Depth is a good word to begin describing Stephen Groven and his approach to life. Charismatic would be another, along with friendly, spiritual, honest, attentive, down to earth and emotionally available.
He set boundaries for his kids — Tim, Dan, Stephanie, Jessica and Joseph — but was sure to guide them and explain why. The kids felt loved, but understood what the rules were. His communication was impeccable.
“If there’s ever something he wants to get across, he’s able to communicate it,” Joe said. “It’s not clear as mud. It’s shinier than a diamond.”
Stephen has taken all those parenting skills and applied them now as a grandfather to 13 grandchildren who run a full range from 21 years old to not-yet-born.
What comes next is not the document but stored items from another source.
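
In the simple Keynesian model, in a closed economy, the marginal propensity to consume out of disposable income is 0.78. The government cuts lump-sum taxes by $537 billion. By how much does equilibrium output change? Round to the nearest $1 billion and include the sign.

A lump-sum tax change of −$537 billion shifts disposable income by +$537 billion; first-round consumption changes by −c × ΔT = −0.78 × (−$537 billion) = +$418.86 billion.
Expenditure multiplier = 1/(1 − MPC) = 1/(1 − 0.78) = 1/0.22 ≈ 4.545.
The tax multiplier is −c × k ≈ −3.545, so ΔY = k × (−c·ΔT) = (+$418.86 billion) / 0.22 ≈ +$1,904 billion.

+$1,904 billion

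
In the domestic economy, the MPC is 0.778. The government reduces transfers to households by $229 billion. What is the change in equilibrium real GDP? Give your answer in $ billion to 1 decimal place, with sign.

The transfer change shifts disposable income by −$229 billion, so first-round consumption changes by c·ΔTR = 0.778 × (−$229 billion) = −$178.162 billion.
Expenditure multiplier = 1/(1 − MPC) = 1/(1 − 0.778) = 1/0.222 ≈ 4.505.
The transfer multiplier is c × k ≈ 3.505, so ΔY = k × (c·ΔTR) = (−$178.162 billion) / 0.222 ≈ −$802.5 billion.

−$802.5 billion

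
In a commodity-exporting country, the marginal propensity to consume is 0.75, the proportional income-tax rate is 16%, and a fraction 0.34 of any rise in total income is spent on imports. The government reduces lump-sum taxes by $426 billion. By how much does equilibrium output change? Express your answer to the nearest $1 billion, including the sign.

+$450 billion

A lump-sum tax change of −$426 billion shifts disposable income by +$426 billion; first-round consumption changes by −c × ΔT = −0.75 × (−$426 billion) = +$319.5 billion.
Expenditure multiplier = 1/(1 − c(1−t) + m) = 1/(1 − 0.75×0.84 + 0.34) = 1/0.71 ≈ 1.408.
The tax multiplier is −c × k ≈ −1.056, so ΔY = k × (−c·ΔT) = (+$319.5 billion) / 0.71 = +$450 billion.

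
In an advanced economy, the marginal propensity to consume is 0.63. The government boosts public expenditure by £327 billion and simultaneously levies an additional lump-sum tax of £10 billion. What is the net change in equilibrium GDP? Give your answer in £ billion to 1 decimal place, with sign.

Expenditure multiplier = 1/(1 − MPC) = 1/(1 − 0.63) = 1/0.37 ≈ 2.703.
ΔG contributes k·ΔG = (+£327 billion) / 0.37 ≈ +£883.8 billion.
ΔT of +£10 billion changes first-round spending by −c·ΔT = −£6.3 billion, contributing k·(−c·ΔT) = (−£6.3 billion) / 0.37 ≈ −£17 billion.
Net ΔY = k(ΔG − c·ΔT) = (+£320.7 billion) / 0.37 ≈ +£866.8 billion.

+£866.8 billion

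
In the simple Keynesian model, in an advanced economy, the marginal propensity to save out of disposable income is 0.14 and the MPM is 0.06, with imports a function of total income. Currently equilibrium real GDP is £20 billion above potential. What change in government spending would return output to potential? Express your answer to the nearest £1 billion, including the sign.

−£4 billion

MPC = 1 − MPS = 1 − 0.14 = 0.86.
Spending multiplier = 1/(1 − c + m) = 1/(1 − 0.86 + 0.06) = 1/0.2 = 5.
Need ΔY = −£20 billion, so ΔG = ΔY/k = (−£20 billion) × 0.2 = −£4 billion.
The government should cut government spending by £4 billion.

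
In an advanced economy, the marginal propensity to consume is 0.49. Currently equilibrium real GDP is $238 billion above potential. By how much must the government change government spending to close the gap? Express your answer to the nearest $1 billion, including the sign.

Spending multiplier = 1/(1 − MPC) = 1/(1 − 0.49) = 1/0.51 ≈ 1.961.
Need ΔY = −$238 billion, so ΔG = ΔY/k = (−$238 billion) × 0.51 ≈ −$121 billion.
The government should cut government spending by $121 billion.

−$121 billion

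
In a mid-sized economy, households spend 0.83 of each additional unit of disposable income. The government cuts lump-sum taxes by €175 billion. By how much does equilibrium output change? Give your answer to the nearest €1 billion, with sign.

+€854 billion

A lump-sum tax change of −€175 billion shifts disposable income by +€175 billion; first-round consumption changes by −c × ΔT = −0.83 × (−€175 billion) = +€145.25 billion.
Expenditure multiplier = 1/(1 − MPC) = 1/(1 − 0.83) = 1/0.17 ≈ 5.882.
The tax multiplier is −c × k ≈ −4.882, so ΔY = k × (−c·ΔT) = (+€145.25 billion) / 0.17 ≈ +€854 billion.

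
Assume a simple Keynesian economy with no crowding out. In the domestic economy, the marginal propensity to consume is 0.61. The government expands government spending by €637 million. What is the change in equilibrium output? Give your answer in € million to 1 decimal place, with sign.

Expenditure multiplier = 1/(1 − MPC) = 1/(1 − 0.61) = 1/0.39 ≈ 2.564.
ΔY = k × ΔG = (+€637 million) / 0.39 ≈ +€1,633.3 million.

+€1,633.3 million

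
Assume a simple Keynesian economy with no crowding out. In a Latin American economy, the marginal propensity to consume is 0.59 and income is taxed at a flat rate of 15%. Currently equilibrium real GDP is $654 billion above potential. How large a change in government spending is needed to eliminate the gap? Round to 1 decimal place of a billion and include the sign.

Spending multiplier = 1/(1 − c(1−t)) = 1/(1 − 0.59×0.85) = 1/0.4985 ≈ 2.006.
Need ΔY = −$654 billion, so ΔG = ΔY/k = (−$654 billion) × 0.4985 ≈ −$326 billion.
The government should cut government spending by $326 billion.

−$326.0 billion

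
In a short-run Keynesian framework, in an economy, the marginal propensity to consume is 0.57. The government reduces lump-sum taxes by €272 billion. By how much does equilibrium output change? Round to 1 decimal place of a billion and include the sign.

+€360.6 billion

A lump-sum tax change of −€272 billion shifts disposable income by +€272 billion; first-round consumption changes by −c × ΔT = −0.57 × (−€272 billion) = +€155.04 billion.
Expenditure multiplier = 1/(1 − MPC) = 1/(1 − 0.57) = 1/0.43 ≈ 2.326.
The tax multiplier is −c × k ≈ −1.326, so ΔY = k × (−c·ΔT) = (+€155.04 billion) / 0.43 ≈ +€360.6 billion.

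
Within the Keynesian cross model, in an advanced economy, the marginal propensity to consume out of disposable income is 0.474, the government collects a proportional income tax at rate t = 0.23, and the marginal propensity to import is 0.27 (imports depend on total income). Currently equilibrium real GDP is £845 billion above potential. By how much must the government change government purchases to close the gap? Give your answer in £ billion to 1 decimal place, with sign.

Spending multiplier = 1/(1 − c(1−t) + m) = 1/(1 − 0.474×0.77 + 0.27) = 1/0.90502 ≈ 1.105.
Need ΔY = −£845 billion, so ΔG = ΔY/k = (−£845 billion) × 0.90502 ≈ −£764.7 billion.
The government should cut government purchases by £764.7 billion.

−£764.7 billion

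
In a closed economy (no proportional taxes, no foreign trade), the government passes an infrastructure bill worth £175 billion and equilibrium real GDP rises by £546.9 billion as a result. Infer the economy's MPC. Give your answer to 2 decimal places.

Implied spending multiplier k = ΔY/ΔG = 546.9/175 ≈ 3.1251.
Since k = 1/(1 − MPC), MPC = 1 − 1/k = 1 − ΔG/ΔY = 1 − 175/546.9 ≈ 0.68.

0.68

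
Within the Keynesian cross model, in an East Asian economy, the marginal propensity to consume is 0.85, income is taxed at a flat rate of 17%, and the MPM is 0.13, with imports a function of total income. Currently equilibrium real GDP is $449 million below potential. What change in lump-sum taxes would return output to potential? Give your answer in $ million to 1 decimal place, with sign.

Spending multiplier = 1/(1 − c(1−t) + m) = 1/(1 − 0.85×0.83 + 0.13) = 1/0.4245 ≈ 2.356.
Tax multiplier = −c·k = −0.85/0.4245 ≈ −2.002. Need ΔY = +$449 million, so ΔT = ΔY/(−c·k) = −(+$449 million) × 0.4245 / 0.85 ≈ −$224.2 million.
The government should cut lump-sum taxes by $224.2 million.

−$224.2 million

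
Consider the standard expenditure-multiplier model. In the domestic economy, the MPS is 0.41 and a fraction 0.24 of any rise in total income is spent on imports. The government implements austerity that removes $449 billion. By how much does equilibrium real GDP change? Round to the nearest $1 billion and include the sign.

MPC = 1 − MPS = 1 − 0.41 = 0.59.
Expenditure multiplier = 1/(1 − c + m) = 1/(1 − 0.59 + 0.24) = 1/0.65 ≈ 1.538.
ΔY = k × ΔG = (−$449 billion) / 0.65 ≈ −$691 billion.

−$691 billion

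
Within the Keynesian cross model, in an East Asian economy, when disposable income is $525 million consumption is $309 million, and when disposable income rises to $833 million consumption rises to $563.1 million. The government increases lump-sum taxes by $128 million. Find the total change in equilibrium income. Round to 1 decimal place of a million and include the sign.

MPC = ΔC/ΔYd = (563.1 − 309)/(833 − 525) = 254.1/308 = 0.825.
A lump-sum tax change of +$128 million shifts disposable income by −$128 million; first-round consumption changes by −c × ΔT = −0.825 × (+$128 million) = −$105.6 million.
Expenditure multiplier = 1/(1 − MPC) = 1/(1 − 0.825) = 1/0.175 ≈ 5.714.
The tax multiplier is −c × k ≈ −4.714, so ΔY = k × (−c·ΔT) = (−$105.6 million) / 0.175 ≈ −$603.4 million.

−$603.4 million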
He isn’t the type to fill them up with sugar, say yes to everything, then hand them back to his kids. Stephen connects with all of them and still relishes his role as a teacher.
More than anything now, Stephen and Marilynn are enjoying their well-earned retirements, though Stephen’s is more of a semi-retirement as a part-time postal clerk in tiny Hartland, Minn. He spends his time now kayaking and chatting up postal customers who walk into the building with letters and walk out with a new friend.
Boiled down, that’s exactly what Stephen has been to his family: A friend who supported, encouraged, listened, loved and handed out tough love. This Father’s Day is a perfect time to sit back and reflect on the impact he has had on their lives. For Joseph, it was simple.
“My father gave me the greatest gift anyone could give another person: he believed in me,” he said.